Maintaining the partial thromboplastin time or thrombin clot time at 1.5 to 2 times that of the control, intravenous heparin can be given at a dose greater than 24,000–30,000 U/day. Heparin counteracts the conversion of fibrinogen to fibrin and thus inhibits further thrombogenesis. To prevent the spread of thrombosis to the other cavernous sinus as well as to the inferior and superior petrosal sinuses, heparin should be introduced as early as possible. The use of heparin is disputable, as retrospective studies show conflicting data. The decision to use heparin should be based on thorough consultation with a specialist
13.
In cases of pituitary insufficiency, corticosteroids are absolutely indicated as they help to lessen inflammation and edema and prevent residual cranial nerve dysfunction brought on by inflammation. In patients with Addisonian crisis secondary to ischemia or necrosis of the pituitary that convolutes CST, the use of corticosteroids is necessary.
Complications include intracranial extension of infection that can result in meningitis, encephalitis, brain abscess, pituitary infection, and epidural and subdural empyema. In addition, cortical vein thrombosis can lead to hemorrhagic infarction and extension to other sinuses.

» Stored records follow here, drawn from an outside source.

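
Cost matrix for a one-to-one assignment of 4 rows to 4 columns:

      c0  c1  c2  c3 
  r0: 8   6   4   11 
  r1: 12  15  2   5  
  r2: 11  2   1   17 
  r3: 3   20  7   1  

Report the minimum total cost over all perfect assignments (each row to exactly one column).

optimal assignment: row0→col0 (cost 8), row1→col2 (cost 2), row2→col1 (cost 2), row3→col3 (cost 1)
total = 8 + 2 + 2 + 1 = 13

Minimum assignment cost: 13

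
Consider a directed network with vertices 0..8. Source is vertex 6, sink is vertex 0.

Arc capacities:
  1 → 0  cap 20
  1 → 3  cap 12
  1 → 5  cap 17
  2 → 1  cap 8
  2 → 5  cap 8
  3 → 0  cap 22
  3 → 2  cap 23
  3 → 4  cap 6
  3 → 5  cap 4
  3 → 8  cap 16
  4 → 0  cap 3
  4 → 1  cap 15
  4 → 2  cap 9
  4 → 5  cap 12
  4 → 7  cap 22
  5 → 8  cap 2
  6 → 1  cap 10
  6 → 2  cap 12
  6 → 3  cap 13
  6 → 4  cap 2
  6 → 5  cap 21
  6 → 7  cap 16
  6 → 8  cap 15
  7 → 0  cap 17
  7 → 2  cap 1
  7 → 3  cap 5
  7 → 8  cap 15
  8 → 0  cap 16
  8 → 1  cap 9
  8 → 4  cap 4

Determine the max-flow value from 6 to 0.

augment #1: 6→1→0 bottleneck 10, total now 10
augment #2: 6→3→0 bottleneck 13, total now 23
augment #3: 6→4→0 bottleneck 2, total now 25
augment #4: 6→7→0 bottleneck 16, total now 41
augment #5: 6→8→0 bottleneck 15, total now 56
augment #6: 6→2→1→0 bottleneck 8, total now 64
augment #7: 6→5→8→0 bottleneck 1, total now 65
augment #8: 6→5→8→1→0 bottleneck 1, total now 66

Maximum flow value: 66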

In conclusion, CST is a rare disease, but the mortality rate remains high, even after the breakthrough of antibiotics and advanced imaging techniques. Unethical practices by unregistered practitioners and a lack of awareness of dental health in rural areas can lead to severe life threatening complications of dental infections, as seen in our case. Therefore, dental health education in rural areas, legal action against unregistered practitioners, early diagnosis, and aggressive antibiotic treatment can prevent future mortality because of CST.